No dia 9 de maio, quando deste lado se celebrava o Dia da Europa ao som da nona sinfonia de Beethoven, na Rússia de Putin, celebrava-se o Dia da Vitória, com uma parada militar na presença de 140.000 agentes das forças armadas russas. Esta celebração com tanta pompa e circunstância é habitual na Praça Vermelha. Afinal, foi a última grande vitória internacional da Rússia, e causou a morte a mais de 20 milhões entre civis e militares, tendo justamente entrada direta para as efemérides da identidade nacional.

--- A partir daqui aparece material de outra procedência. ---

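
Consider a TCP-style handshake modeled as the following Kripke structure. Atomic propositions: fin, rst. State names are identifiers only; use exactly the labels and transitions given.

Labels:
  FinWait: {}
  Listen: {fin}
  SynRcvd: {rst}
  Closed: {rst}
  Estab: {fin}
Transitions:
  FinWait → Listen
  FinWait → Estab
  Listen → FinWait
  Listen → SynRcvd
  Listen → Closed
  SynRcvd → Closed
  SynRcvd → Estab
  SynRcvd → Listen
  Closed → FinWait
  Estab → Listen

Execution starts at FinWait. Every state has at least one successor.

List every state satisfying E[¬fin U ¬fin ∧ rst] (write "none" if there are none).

{SynRcvd, Closed}

States satisfying ¬fin: {FinWait, SynRcvd, Closed}.
States satisfying ¬fin ∧ rst: {SynRcvd, Closed}.
States satisfying E[¬fin U ¬fin ∧ rst]: {SynRcvd, Closed}.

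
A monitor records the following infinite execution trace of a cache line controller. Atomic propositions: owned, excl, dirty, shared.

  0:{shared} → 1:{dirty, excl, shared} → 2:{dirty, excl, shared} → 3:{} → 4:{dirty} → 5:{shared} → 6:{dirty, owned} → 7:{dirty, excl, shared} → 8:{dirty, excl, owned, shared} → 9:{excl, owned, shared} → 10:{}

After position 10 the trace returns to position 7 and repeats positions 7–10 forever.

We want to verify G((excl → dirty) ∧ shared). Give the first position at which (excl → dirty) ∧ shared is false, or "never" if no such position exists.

3

Check (excl → dirty) ∧ shared at each position in order: 0 ✓, 1 ✓, 2 ✓.
At position 3 the labels are {}, so (excl → dirty) ∧ shared is false there. This is the first violation.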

Putin, subiu ao pódio e em pouco menos de 10 minutos fez um discurso com quatro grandes temas: a união dos russos em torno da sua história de sofrimento e dos seus valores internos, a importância das forças militares que têm que se manter poderosas para enfrentar “qualquer eventual ameaça”, a importância da Rússia na história do mundo contemporâneo, e as condições de Moscovo para cooperação na “comunidade internacional”. Em conjunto, estes quatro pontos são essenciais para perceber Moscovo e o seu comportamento internacional, simultaneamente defensivo e intrusivo.
Quando se referiu a valores, Putin exultou a coragem do povo que, com o sangue de todas as famílias e etnias da União Soviética, pagou um preço altíssimo para assegurar a manutenção do império (bem, a palavra império é minha, mas era de um império que se tratava). De seguida enalteceu o “patriotismo” e a “lealdade” dos russos. De uma só penada fez um discurso de união nacional com valores identitários concretos, que pouco têm a ver com os ocidentais. Nestas coisas, as palavras não são escolhidas ao acaso. Uma sondagem feita o ano passado pela fundação alemã Friedrich-Nauman concluiu que 70 por cento dos russos não estão interessados na liberdade de expressão, 66 por cento acham que o governo tem o direito de espiar os cidadãos, e 60 por cento são a favor de uma economia mais controlada pelo estado e de uma relação mais estreita entre o estado e a igreja. Por outras palavras, a ausência de tradição democrática e a curta e devastadora experiência com a economia de mercado nos anos 1990, levaram a maioria dos russos a aceitar a repressão como o regresso a uma normalidade desejada. Quer gostemos quer não, a legitimidade interna tem muitas formas.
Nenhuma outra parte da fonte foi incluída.